As quick as cannabis was being catapulted in the last years ago, just as fast it got back to more normal growth in the horticulture world. Big cannabis players didn’t want to lose any time and invested millions of dollars in the older greenhouse to produce cannabis to be in production as fast as possible, but after their dream disappeared, lots of these greenhouses came for sale again. They were converted back into fruit or veggie production greenhouses. This also happened in a project horticulture coach Bert van Geffen participated in. He calls it his most interesting project ever.
As a horticulture coach, Bert helps growers to answer the daily questions they have with growing. He has built up over 45 years of experience growing different crops in different climates, all over the world. “This knowledge helps me to be of better service to my clients,” he says. “I have never encountered this kind of project in my life.”
The cannabis glasshouse structure that was being converted to strawberry production was already about 25 years old. “The size was standard, 4.5 meters high, and a bay width of 8 meters. It was set up with 10 plant gutters per 8 meters for cannabis. And we had 240 µmol led light standard RB spectrum nothing special so far. But because of the cannabis, it had a shading screen and a blackout screen and we have dehumidifiers to control the humidity," Bert shows.
"We all have to make sure we can make some money"

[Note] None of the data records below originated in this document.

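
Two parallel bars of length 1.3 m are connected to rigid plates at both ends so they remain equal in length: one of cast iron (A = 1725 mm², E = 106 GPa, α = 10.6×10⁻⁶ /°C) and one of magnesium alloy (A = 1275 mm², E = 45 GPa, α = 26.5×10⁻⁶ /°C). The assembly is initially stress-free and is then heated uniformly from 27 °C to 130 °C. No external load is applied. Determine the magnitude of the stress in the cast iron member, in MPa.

Equilibrium of a rigid end plate with no external load gives equal and opposite internal forces ±P in the two members. Since α_{magnesium alloy} > α_{cast iron}, heating drives the magnesium alloy into compression and the cast iron into tension.
Equating the net (thermal + elastic) strains gives |α₁ − α₂|·ΔT = P·[1/(A₁E₁) + 1/(A₂E₂)].
|α₁ − α₂|·ΔT = 15.9×10⁻⁶ × 103 = 0.001638.
1/(A₁E₁) + 1/(A₂E₂) = 1/(1725×106×10³) + 1/(1275×45×10³) = 2.29×10⁻⁸ N⁻¹.
P = 0.001638 / 2.29×10⁻⁸ = 71520 N = 71.52 kN.
σ_{cast iron} = P/A₁ = 71520/1725 = 41.46 MPa, tensile.

σ ≈ 41.5 MPa (tensile)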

The most important questions for Bert were, how can you, if ever, grow strawberries in a greenhouse, like this? “Also in the horticulture world, we all have to make sure we can make some money. Therefore we are always looking for less expensive ways to grow crops, with the highest production and quality. At the same time, we knew that we were not able to make the same investments as they do in the cannabis industry, because we wouldn’t be able to make money anymore.”
It was time to start thinking practically. “10 gutters per 8 meters are perfect, but they were all on the same level, and too low to grow strawberries. On top of that, the construction was not strong enough for hanging gutters. So as a first solution, we lifted all the gutters by 25 cm. And off we were," Bert explains.
A couple of months into this interesting project and also a couple of months before the facility was taken into use, there was a fire. This caused a lot of damage, the whole warehouse, irrigation-room, boiler-room, power supply, cold storage, and computer systems were gone. There was nothing left, except the greenhouse itself – even more challenges to deal with for the team!
"The first plants arrived in February this year, and we had to water the plants with a borrowed spray pump,” Bert recalls. “Meaning we had to drive the tank around with a bobcat to fill it at the main water supply from the city. Slowly on we managed to change one empty container to the irrigation room. We connected the city water to the existing main feed lines and added some dosatrons to feed the plants, the valve we had to open by hand."
Also many of the windows needed to be fixed, as a lot of rack and pinions were gone. "From the start I was convinced this this was a huge challenge, but we managed to get it all done. In time, everything was changed over to strawberry production."
Hotter summers lead to winter production
Because the Canadian market likes to have a flat berry production, the team choose to only work with ever-bearer varieties and replant over the whole season. “This way we are in production 12 months a year, without high production peaks and low production periods. The challenge now will be the summer. Summers are getting warmer, and this makes growing strawberries more challenging. This summer the temperatures went over 40 degrees and for many weeks over 30 degrees, while the nights were warm as well."
For that reason, Bert expects that growing strawberries in winter will eventually become more profitable in winter than in summer. After all, during winter production, LEDs and blackout screens help keep the heat and CO2 inside the greenhouse. "Previously, I would never have thought of putting blackout screens and dehumidifiers in a strawberry greenhouse. Yet, as they were already present, we made the best use of them. This is a wonderful example of the out-of-the-box thinking that horticulture needs."
"The previous winter we did some testing under growing lights, just to see what can go wrong, and same as with other crops under the LED lights the conditions are much better to control than in the summer. We can't wait to see how this winter will go, in this 8 ha facility. Summers are always challenging, either too hot, too wet, or too dark, you name it. Strawberries under growing lights are still in a learning phase, but I have no doubt that this will follow the veggies very fast," Bert concludes.